How To Survive Grief


Today, I'm talking about grief. 

It isn't joyful nor comfortable, yet it's part of life and our human condition.

The term can be applied to many other events than death (loss of a job, end of a relationship, loss of health, a period of our life...)

Every time we have a major change in our lives, it can trigger a feeling of grief. 

Here I'll be talking specifically about the loss of a loved one.

Several people around me have recently lost someone they were cherishing.

I've had the honor to support some of them, on a professional or personal level.

And I've noticed that there was a lack of knowledge or tools available for those grieving and the people around them.

According to my experience, the bereaved often feel obligated to "move forward", sometimes even pretending feeling better
because it's what the people around them and the society expect from them. 

One of the primary needs for those in need is to see their pain be seen and recognized by the other.

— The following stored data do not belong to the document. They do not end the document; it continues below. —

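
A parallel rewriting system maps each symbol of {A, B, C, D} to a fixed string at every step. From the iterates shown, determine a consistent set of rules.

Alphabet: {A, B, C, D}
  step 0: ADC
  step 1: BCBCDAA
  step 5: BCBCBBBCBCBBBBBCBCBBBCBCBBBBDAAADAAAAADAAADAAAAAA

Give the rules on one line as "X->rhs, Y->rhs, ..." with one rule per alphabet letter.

A->B, B->A, C->DAA, D->CBC

  step 0 ⇒ step 1: ADC ⇒ B·CBC·DAA
    A ↦ B
    C ↦ DAA
    D ↦ CBC
    B ↦ A  (constrained at step 1)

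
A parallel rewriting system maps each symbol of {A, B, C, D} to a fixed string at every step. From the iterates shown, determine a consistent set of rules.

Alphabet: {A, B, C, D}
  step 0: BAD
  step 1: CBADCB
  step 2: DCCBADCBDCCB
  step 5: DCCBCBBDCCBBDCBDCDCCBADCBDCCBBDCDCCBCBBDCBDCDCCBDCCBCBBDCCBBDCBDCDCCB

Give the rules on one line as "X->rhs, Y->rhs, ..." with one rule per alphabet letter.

  step 1 ⇒ step 2: CBADCB ⇒ DC·CB·ADC·B·DC·CB
    A ↦ ADC
    B ↦ CB
    C ↦ DC
    D ↦ B

A->ADC, B->CB, C->DC, D->B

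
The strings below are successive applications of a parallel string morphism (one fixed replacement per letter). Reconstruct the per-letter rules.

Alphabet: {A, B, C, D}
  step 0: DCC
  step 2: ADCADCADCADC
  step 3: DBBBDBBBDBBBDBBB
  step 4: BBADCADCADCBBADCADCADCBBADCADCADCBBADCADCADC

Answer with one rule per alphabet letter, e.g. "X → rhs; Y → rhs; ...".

  step 3 ⇒ step 4: DBBBDBBBDBBBDBBB ⇒ BB·ADC·ADC·ADC·BB·ADC·ADC·ADC·BB·ADC·ADC·ADC·BB·ADC·ADC·ADC
    B ↦ ADC
    D ↦ BB
  step 2 ⇒ step 3: ADCADCADCADC ⇒ D·BB·B·D·BB·B·D·BB·B·D·BB·B
    A ↦ D
  step 2 ⇒ step 3: ADCADCADCADC ⇒ D·BB·B·D·BB·B·D·BB·B·D·BB·B
    C ↦ B

A->D, B->ADC, C->B, D->BB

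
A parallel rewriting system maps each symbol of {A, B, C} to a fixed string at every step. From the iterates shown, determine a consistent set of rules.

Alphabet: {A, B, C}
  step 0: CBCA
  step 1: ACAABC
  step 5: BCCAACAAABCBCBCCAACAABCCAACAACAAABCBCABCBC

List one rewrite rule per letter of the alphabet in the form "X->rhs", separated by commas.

A->BC, B->CA, C->A

  step 0 ⇒ step 1: CBCA ⇒ A·CA·A·BC
    A ↦ BC
    B ↦ CA
    C ↦ A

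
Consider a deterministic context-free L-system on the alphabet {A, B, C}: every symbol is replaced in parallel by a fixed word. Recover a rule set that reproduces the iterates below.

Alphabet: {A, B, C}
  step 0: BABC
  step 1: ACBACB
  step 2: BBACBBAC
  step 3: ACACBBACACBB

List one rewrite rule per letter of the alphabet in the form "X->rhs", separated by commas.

  step 2 ⇒ step 3: BBACBBAC ⇒ AC·AC·B·B·AC·AC·B·B
    A ↦ B
    B ↦ AC
    C ↦ B

A->B, B->AC, C->B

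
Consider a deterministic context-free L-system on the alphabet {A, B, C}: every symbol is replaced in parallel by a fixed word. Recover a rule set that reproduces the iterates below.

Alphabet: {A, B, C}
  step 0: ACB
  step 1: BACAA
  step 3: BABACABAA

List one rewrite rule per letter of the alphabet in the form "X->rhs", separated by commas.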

However in our modern cultures, there're less and less opportunities for the bereaved to have their pain being witnessed  
and this can turn into a feeling of isolation and loneliness. 

There really is no rule on the duration of the grief process.
 
and I'm not sure there's even a beginning, a middle and an end to that process. 

Grief might look and feel different over time, and doesn't have be painful forever.

Grief is the container that holds all of the emotions felt as a result of loss.

It could be fear, anger, sadness, confusion, guilt, but also gratitude, relief, hope. 

We can feel any combination of emotions inside of grief, and all of them are OK.

Grief and love are just the two sides of the same coin. 

Anyone who has fully experienced love once in their life has or will experience grief one day. 

It's crucial to fully embrace the emotions present for what they are.

Unfortunately very few of us have learnt how to truly feel our emotions. 

Our society has placed the emphasis on the thinking and doing and discredited the very notion of feeling. 

It's yet one of the central pillars of our mental, physical and spiritual well-being.

Instead, many of us are fearing our emotions and have learnt to divert their attention from them with food, Netflix or shopping. 

One of the key to building resilience and inner strength is learning how to feel our emotions until it passes, how uncomfortable it is. 

This is the only way to healthily process our emotions,  

And there, lies the process of healing.